There was one big expedition outside the norm - I hired one of the guys from the hotel to take me up to Alexandria. In theory, I was going up to see a new city and do all the normal exploration. In reality, I just wanted to go check out the Library of Alexandria. I’ve done more for less - hell, my trip to Adelaide was spurred in pursuit of a piece of plastic (a “hotstopper” from Hello Internet). I’d heard of the Library from a talk given by Ishmael Serageldin to the Philosophical Society some years earlier and it’s always been on my map.

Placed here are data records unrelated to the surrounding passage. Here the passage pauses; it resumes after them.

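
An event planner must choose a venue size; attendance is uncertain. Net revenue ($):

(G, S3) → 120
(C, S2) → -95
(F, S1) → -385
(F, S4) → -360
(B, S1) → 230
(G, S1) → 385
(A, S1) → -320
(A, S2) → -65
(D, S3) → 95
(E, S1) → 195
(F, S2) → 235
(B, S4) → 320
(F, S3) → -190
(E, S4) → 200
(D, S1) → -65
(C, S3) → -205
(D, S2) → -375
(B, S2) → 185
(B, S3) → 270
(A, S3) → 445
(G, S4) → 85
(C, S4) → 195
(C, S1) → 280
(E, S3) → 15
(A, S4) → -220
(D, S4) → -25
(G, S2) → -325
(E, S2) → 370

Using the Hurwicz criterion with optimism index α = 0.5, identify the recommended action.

B

A: 0.5·445 + 0.5·(-320) = 62.5
B: 0.5·320 + 0.5·185 = 252.5
C: 0.5·280 + 0.5·(-205) = 37.5
D: 0.5·95 + 0.5·(-375) = -140
E: 0.5·370 + 0.5·15 = 192.5
F: 0.5·235 + 0.5·(-385) = -75
G: 0.5·385 + 0.5·(-325) = 30
Highest Hurwicz score = 252.5 → B.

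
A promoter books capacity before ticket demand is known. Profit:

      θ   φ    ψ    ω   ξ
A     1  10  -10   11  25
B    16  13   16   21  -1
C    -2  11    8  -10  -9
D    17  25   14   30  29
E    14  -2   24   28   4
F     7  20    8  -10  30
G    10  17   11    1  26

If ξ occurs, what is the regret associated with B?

Best payoff under ξ is 30.
Regret = 30 − (-1) = 31.

31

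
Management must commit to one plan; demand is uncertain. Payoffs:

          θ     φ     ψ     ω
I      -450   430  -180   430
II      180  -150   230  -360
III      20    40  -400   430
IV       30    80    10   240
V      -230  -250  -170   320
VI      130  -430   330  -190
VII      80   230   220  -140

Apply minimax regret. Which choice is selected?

IV

Column bests: θ=180, φ=430, ψ=330, ω=430.
I regrets: 630, 0, 510, 0 → max 630
II regrets: 0, 580, 100, 790 → max 790
III regrets: 160, 390, 730, 0 → max 730
IV regrets: 150, 350, 320, 190 → max 350
V regrets: 410, 680, 500, 110 → max 680
VI regrets: 50, 860, 0, 620 → max 860
VII regrets: 100, 200, 110, 570 → max 570
Smallest max regret = 350 → IV.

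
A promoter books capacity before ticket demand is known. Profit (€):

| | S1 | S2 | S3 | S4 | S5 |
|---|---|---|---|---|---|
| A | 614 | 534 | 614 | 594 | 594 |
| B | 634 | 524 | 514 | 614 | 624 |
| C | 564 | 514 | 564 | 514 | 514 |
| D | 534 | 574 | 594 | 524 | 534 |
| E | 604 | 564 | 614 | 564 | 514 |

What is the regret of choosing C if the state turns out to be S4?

100

Best payoff under S4 is 614.
Regret = 614 − 514 = 100.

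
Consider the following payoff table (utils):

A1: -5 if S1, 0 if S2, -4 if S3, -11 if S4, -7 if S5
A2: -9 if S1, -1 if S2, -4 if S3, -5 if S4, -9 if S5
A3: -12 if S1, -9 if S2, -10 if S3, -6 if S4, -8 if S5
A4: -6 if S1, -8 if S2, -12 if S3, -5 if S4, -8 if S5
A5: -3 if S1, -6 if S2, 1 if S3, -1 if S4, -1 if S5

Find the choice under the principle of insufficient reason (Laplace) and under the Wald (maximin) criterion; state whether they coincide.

laplace → A5; maximin → A5 (agree)

Row averages: A1=-5.4, A2=-5.6, A3=-9, A4=-7.8, A5=-2
Highest average = -2 → A5.
Row minima: A1=-11, A2=-9, A3=-12, A4=-12, A5=-6
Best worst-case = -6 → A5.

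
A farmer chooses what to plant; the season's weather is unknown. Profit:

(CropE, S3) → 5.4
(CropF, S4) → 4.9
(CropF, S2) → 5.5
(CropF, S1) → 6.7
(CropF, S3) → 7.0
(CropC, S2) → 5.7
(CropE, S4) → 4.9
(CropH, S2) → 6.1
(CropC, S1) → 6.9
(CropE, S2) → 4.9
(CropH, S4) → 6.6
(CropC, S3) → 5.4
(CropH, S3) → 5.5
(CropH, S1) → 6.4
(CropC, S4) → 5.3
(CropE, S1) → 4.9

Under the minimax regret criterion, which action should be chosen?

Column bests: S1=6.9, S2=6.1, S3=7.0, S4=6.6.
CropH regrets: 0.5, 0.0, 1.5, 0.0 → max 1.5
CropE regrets: 2.0, 1.2, 1.6, 1.7 → max 2.0
CropF regrets: 0.2, 0.6, 0.0, 1.7 → max 1.7
CropC regrets: 0.0, 0.4, 1.6, 1.3 → max 1.6
Smallest max regret = 1.5 → CropH.

CropH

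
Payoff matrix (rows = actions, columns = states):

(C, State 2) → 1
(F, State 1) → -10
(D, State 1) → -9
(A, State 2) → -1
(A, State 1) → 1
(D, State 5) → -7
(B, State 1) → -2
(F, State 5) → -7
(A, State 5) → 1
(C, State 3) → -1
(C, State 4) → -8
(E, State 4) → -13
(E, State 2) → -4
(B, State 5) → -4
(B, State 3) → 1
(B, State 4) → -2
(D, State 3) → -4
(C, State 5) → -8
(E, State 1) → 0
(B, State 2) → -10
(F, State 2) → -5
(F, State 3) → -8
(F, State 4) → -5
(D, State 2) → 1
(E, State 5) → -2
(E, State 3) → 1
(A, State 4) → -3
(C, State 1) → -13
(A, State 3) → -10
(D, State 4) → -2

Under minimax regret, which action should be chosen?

Column bests: State 1=1, State 2=1, State 3=1, State 4=-2, State 5=1.
A regrets: 0, 2, 11, 1, 0 → max 11
B regrets: 3, 11, 0, 0, 5 → max 11
C regrets: 14, 0, 2, 6, 9 → max 14
D regrets: 10, 0, 5, 0, 8 → max 10
E regrets: 1, 5, 0, 11, 3 → max 11
F regrets: 11, 6, 9, 3, 8 → max 11
Smallest max regret = 10 → D.

D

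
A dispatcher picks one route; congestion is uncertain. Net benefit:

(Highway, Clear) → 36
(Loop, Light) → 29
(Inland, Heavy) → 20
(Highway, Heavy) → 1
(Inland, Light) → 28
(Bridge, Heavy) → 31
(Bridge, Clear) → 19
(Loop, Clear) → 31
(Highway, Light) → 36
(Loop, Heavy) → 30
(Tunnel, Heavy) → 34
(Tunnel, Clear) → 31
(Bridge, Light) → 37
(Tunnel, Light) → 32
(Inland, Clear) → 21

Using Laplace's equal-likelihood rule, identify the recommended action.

Row averages: Inland=23, Loop=30, Highway=73/3, Bridge=29, Tunnel=97/3
Highest average = 97/3 → Tunnel.

Tunnel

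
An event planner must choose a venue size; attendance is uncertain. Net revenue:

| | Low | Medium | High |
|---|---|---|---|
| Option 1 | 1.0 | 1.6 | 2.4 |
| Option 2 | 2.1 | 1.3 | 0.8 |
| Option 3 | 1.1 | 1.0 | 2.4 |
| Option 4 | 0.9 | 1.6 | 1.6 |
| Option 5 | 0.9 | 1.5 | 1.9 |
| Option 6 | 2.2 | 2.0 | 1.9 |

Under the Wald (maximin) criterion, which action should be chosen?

Option 6

Row minima: Option 1=1.0, Option 2=0.8, Option 3=1.0, Option 4=0.9, Option 5=0.9, Option 6=1.9
Best worst-case = 1.9 → Option 6.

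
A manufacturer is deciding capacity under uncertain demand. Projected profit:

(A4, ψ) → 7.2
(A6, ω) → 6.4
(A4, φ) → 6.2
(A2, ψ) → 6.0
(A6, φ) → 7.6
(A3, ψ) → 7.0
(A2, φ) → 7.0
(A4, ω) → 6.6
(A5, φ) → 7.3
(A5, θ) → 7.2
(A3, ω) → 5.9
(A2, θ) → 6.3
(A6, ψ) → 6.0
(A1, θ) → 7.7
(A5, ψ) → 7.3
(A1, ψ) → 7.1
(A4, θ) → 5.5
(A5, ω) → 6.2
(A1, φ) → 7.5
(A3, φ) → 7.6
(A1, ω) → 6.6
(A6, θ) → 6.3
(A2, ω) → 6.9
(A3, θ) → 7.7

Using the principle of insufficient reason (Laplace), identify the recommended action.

Row averages: A1=7.225, A2=6.55, A3=7.05, A4=6.375, A5=7, A6=6.575
Highest average = 7.225 → A1.

A1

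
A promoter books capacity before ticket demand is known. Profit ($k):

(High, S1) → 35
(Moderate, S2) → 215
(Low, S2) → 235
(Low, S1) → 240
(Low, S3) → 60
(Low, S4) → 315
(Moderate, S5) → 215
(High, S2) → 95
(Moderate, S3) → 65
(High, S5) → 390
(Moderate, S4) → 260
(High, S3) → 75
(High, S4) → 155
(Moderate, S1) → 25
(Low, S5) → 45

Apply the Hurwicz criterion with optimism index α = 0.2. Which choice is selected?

Low: 0.2·315 + 0.8·45 = 99
Moderate: 0.2·260 + 0.8·25 = 72
High: 0.2·390 + 0.8·35 = 106
Highest Hurwicz score = 106 → High.

High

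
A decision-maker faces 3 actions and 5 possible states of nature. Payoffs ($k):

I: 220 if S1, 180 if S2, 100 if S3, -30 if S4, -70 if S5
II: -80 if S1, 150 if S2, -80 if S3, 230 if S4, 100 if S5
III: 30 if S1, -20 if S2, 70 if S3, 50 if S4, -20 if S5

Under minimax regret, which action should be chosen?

Column bests: S1=220, S2=180, S3=100, S4=230, S5=100.
I regrets: 0, 0, 0, 260, 170 → max 260
II regrets: 300, 30, 180, 0, 0 → max 300
III regrets: 190, 200, 30, 180, 120 → max 200
Smallest max regret = 200 → III.

III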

Alexandria was an impressive city in desperate need of a coat of paint. The Library was astounding, though I wrote an uninspired poem. My “tour” also included a fortress (neat) and an old mosque (neat). If I were to do it again, I’d spend a full day in the Library.

I’ll throw one special mention to three friends I met in a bar who decided I needed to take an immediate impromptu gastronomic tour of the city. I don’t know what all I ate, but it included fried sheep brains. It would have been easier to roll instead of walk by the end of that night.

My flight to Tunisia had me leave Egypt with the same taste in my mouth as I had when I arrived - annoyed with the pushy and the incompetent. That said, I’m glad I went. I left Egypt on December 26.